“Is evil over?” asked Ron Rosenbaum at Slate last week. “Yes, according to many neuroscientists, who are emerging as the new high priests of the secrets of the psyche, explainers of human behavior in general.” Rightly, Rosenbaum questions the scientism of those who would declare that, since evil — whatever it may be — cannot be pinned down in any specific location or function of the brain, it must not be real.
The article points to a number of ways neuropsychology has been overinterpreted and oversold. Rosenbaum addresses the fetishizing of fMRI images, the ideology that conflates causation and correlation, and the shifting semantics — evil recast as “non-empathy” by one esteemed psychologist (echoing, interestingly, the traditional Christian understanding of evil as a privation).
But it’s the image of scientists as priests that caught my attention. It’s an image that has a lot going for it.
Before I say what exactly it has going for it, however, let me say what it doesn’t have going for it. Science and theology are different. Richard Dawkins is right to say, as he does over and over, that anyone who cares to devote time and effort to understanding evolution can do it. As difficult as it can be, science is, in a very real sense, right there on the page. In fact, in the end there is nothing for it but to be out in the open, to be seen, to be comprehended. This is one of the great joys of science.
Though it has its own joys, theology does not operate this way. Religion does not make sense as a set of strictly empirical claims. It is most definitely not right there on the page. It is not abstract and self-evident; it is concrete and wholly contextual. In this rather academic sense, scientists and priests are dissimilar.
But this is often a distinction without a difference. As has been the case with priests in some times and places, there is in society a great faith placed in scientists. And as with priests and theologians, it is often difficult to say exactly what scientists mean when they enter the public square. “When a white-robed scientist, momentarily looking away from his microscope or cyclotron, makes some pronouncement for the general public, he may not be understood, but at least he is certain to be believed.” Thus wrote Anthony Standen in his 1950 book Science is a Sacred Cow. What was true in 1950 is still true in 2011. Surely such public trust has no precedent outside of religion.
Science Works, and Creationists Know It
A possible objection: public trust? Is this not a golden age for creationism and biblical literalism?Are we not up to our necks in anti-science? Perhaps, but what do creationists say they are doing? On what do they base their arguments? To what are they paying obeisance? Science, or at least something that goes by that name. What loyal opposition! They have fully agreed to play at science’s ballpark, to speak the language of science, to identify truth with factuality.
The reason creationists are so upset about evolution is because science works and they know it. They’re awed by it, over-awed perhaps, and they feel the heat. They feel it because they, like the neuroscientists of Rosenbaum’s article, over-interpret the rather narrow (if true) statements that science makes.

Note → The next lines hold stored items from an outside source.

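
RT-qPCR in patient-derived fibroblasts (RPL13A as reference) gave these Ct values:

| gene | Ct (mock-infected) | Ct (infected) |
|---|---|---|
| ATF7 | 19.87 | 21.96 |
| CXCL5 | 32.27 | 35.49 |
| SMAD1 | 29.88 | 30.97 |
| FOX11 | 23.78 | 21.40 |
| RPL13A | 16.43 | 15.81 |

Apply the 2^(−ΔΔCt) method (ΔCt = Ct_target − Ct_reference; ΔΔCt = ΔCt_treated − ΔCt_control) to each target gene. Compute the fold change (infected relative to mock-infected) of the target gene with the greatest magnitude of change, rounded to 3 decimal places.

0.070

ATF7: ΔΔCt = (21.96−15.81) − (19.87−16.43) = 6.15 − 3.44 = 2.71; fold change = 2^-2.71 = 0.153
CXCL5: ΔΔCt = (35.49−15.81) − (32.27−16.43) = 19.68 − 15.84 = 3.84; fold change = 2^-3.84 = 0.070
SMAD1: ΔΔCt = (30.97−15.81) − (29.88−16.43) = 15.16 − 13.45 = 1.71; fold change = 2^-1.71 = 0.306
FOX11: ΔΔCt = (21.40−15.81) − (23.78−16.43) = 5.59 − 7.35 = -1.76; fold change = 2^1.76 = 3.387
CXCL5 has the largest |ΔΔCt| = 3.84.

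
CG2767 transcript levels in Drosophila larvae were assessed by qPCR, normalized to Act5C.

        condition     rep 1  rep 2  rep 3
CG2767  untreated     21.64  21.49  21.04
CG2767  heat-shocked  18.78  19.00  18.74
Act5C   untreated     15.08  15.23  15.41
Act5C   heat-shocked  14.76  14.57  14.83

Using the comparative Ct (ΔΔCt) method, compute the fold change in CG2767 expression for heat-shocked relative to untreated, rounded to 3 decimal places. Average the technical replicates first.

Mean Ct: CG2767 untreated 21.390; CG2767 heat-shocked 18.840; Act5C untreated 15.240; Act5C heat-shocked 14.720
ΔCt(untreated) = 21.390 − 15.240 = 6.150
ΔCt(heat-shocked) = 18.840 − 14.720 = 4.120
ΔΔCt = 4.120 − 6.150 = -2.030
Fold change = 2^(−(-2.030)) = 2^2.030 = 4.0840

4.084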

Which brings me to my point. The question before us is not “What does science say?” If this were the question, we’d be in for a workout. Because “what science says” is limited in ways that are not easy to understand. Responsible scientists know this, and they are marked by their reticence on non-scientific issues. There are those, however, who insist that what science says is obvious. But they’re selling something, something like atheism or creationism or some other extra-scientific bill of goods.
The real question is twofold: “What do scientists say, when they are handed a microphone and placed on a lighted stage in the public square? And how does that compare with what one might find in the scientific journals?” This question may be more difficult than the first, but it’s more urgent. Because it often happens that scientists, like so many priests and other religious leaders, use their hard-earned authority unwisely. They go just a little outside their boundaries. They embellish. They add their own stuff.
To wit: “My main goal,” writes Cambridge psychopathologist Simon Baron-Cohen in his book The Science of Evil, “is replacing the unscientific term ‘evil’ with the scientific term ’empathy.’ ” This is thoroughgoing ideology. No one can say such a thing who hasn’t already decided, once and for all, that evil is over.
Perhaps other unscientific terms should be replaced by scientific ones. We could start, for example, by ridding our language of that outdated and religiously resonant phrase, “intellectual humility.” Because it’s over too.